Microsoft has uncovered efforts by the Chinese communist regime to undermine critical American infrastructure. These attacks — using malicious computer code that enables remote access to various devices — appear to be a pre-emptive attempt by the genocidal state to develop the upper hand should the two nations soon come to blows.
According to Microsoft, Volt Typhoon, a state-sponsored outfit in China often tasked with espionage and information gathering, "is pursuing development of capabilities that could disrupt critical communications infrastructure between the United States and Asia region during future crises."
Volt Typhoon has reportedly hit critical infrastructure in Guam and other American regions, affecting communications, manufacturing, transportation, government, maritime, and other sectors.
"Observed behavior suggests that the threat actor intends to perform espionage and maintain access without being detected for as long as possible," Microsoft noted in a blog post.
Since 2021, this group of Beijing-sponsored hackers has been compromising American systems, in part by stealing credentials from local and network systems and blending "into normal network activity by routing traffic through compromised small office and home office (SOHO) network equipment, including routers, firewalls, and VPN hardware."
The U.S. National Security Agency, the U.S. Cybersecurity and Infrastructure Security Agency, the FBI, and various allied cybersecurity agencies in the Anglosphere corroborated Microsoft's claims Wednesday with a report indicating that "one of the actor’s primary tactics, techniques, and procedures (TTPs) is living off the land, which uses built-in network administration tools to perform their objectives."
"This TTP allows the actor to evade detection by blending in with normal Windows system and network activities, avoid endpoint detection and response (EDR) products that would alert on the introduction of third-party applications to the host, and limit the amount of activity that is captured in default logging configurations," said the report. "Some of the built-in tools this actor uses are: wmic, ntdsutil, netsh, and PowerShell."
"For years, China has conducted aggressive cyber operations to steal intellectual property and sensitive data from organizations around the globe," CISA director Jen Easterly told the Associated Press.
This initiative does not appear to be a simple matter of private data theft, but rather one of many pre-emptive geostrategic moves to undermine the U.S. — not unlike the unanswered invasion of U.S. airspace earlier this year, when a Chinese communist spy balloon flouted American sovereignty and flew over sensitive nuclear sites.

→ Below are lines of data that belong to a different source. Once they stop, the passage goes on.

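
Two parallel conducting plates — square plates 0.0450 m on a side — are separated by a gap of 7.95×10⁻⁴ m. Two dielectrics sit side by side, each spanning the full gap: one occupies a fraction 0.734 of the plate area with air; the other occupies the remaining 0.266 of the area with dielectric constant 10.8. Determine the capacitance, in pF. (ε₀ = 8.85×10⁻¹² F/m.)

81.3 pF

A = (0.0450 m)² = 2.02×10⁻³ m².
Side-by-side slabs ⇒ two capacitors in parallel, each spanning the full gap.
C₁ = κ₁ε₀A₁/d = 1.00 × 8.85×10⁻¹² × 1.49×10⁻³ / 7.95×10⁻⁴ = 1.65×10⁻¹¹ F.
C₂ = κ₂ε₀A₂/d = 10.8 × 8.85×10⁻¹² × 5.39×10⁻⁴ / 7.95×10⁻⁴ = 6.48×10⁻¹¹ F.
C = C₁ + C₂ = 8.13×10⁻¹¹ F.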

Beijing has made no secret of its hegemonic ambitions, and Chinese dictator Xi Jinping has telegraphed his intent to displace the United States, notwithstanding President Joe Biden's desperate efforts to "thaw" their ostensibly icy relationship.
Despite its politicization in recent years, the Pentagon has not similarly downplayed China's goals, noting in a 2021 report that the Chinese Communist Party's aim is to "achieve 'the great rejuvenation of the Chinese nation' by 2049 to match or surpass U.S. global influence and power, displace U.S. alliances and security partnerships in the Indo-Pacific region, and revise the international order to be more advantageous to Beijing's authoritarian system."
The communists will reportedly undertake "far-ranging efforts" to see this geopolitical goal realized.
CISA director Easterly noted, "Today's advisory highlights China's continued use of sophisticated means to target our nation's critical infrastructure, and it gives network defenders important insights into how to detect and mitigate this malicious activity."
The New York Times reported that while the Volt Typhoon attacks on the U.S. presently amount to a likely espionage campaign, "the Chinese could use the code, which is designed to pierce firewalls, to enable destructive attacks, if they choose."
In war exercises simulating a hot conflict with China, one of the communist regime's first anticipated moves would be to sever American communications and hamper the U.S. response time to threats, indicated the Times.
A 2022 Pentagon report noted that China "presents a sophisticated, persistent threat of cyber-enabled espionage and attack to military and critical infrastructure systems through its efforts to develop, acquire, or gain access to information and advanced technologies" and that it "seeks to create destructive effects to shape decision-making and disrupt military operations at the initial stages and throughout a conflict.'
That Guam was a target for this cyberattack is unsurprising in light of the escalating tensions over nearby Taiwan. After all, Andersen Air Force Base on Guam would be the U.S. Air Force's launching point to defend both Guam and Taiwan.
While Beijing's hackers work ardently to chip away at America's cyber defenses and the nation continues its unprecedented military build-up, China continues to target the U.S. with intimidation and coercion campaigns; deadly fentanyl; and threats.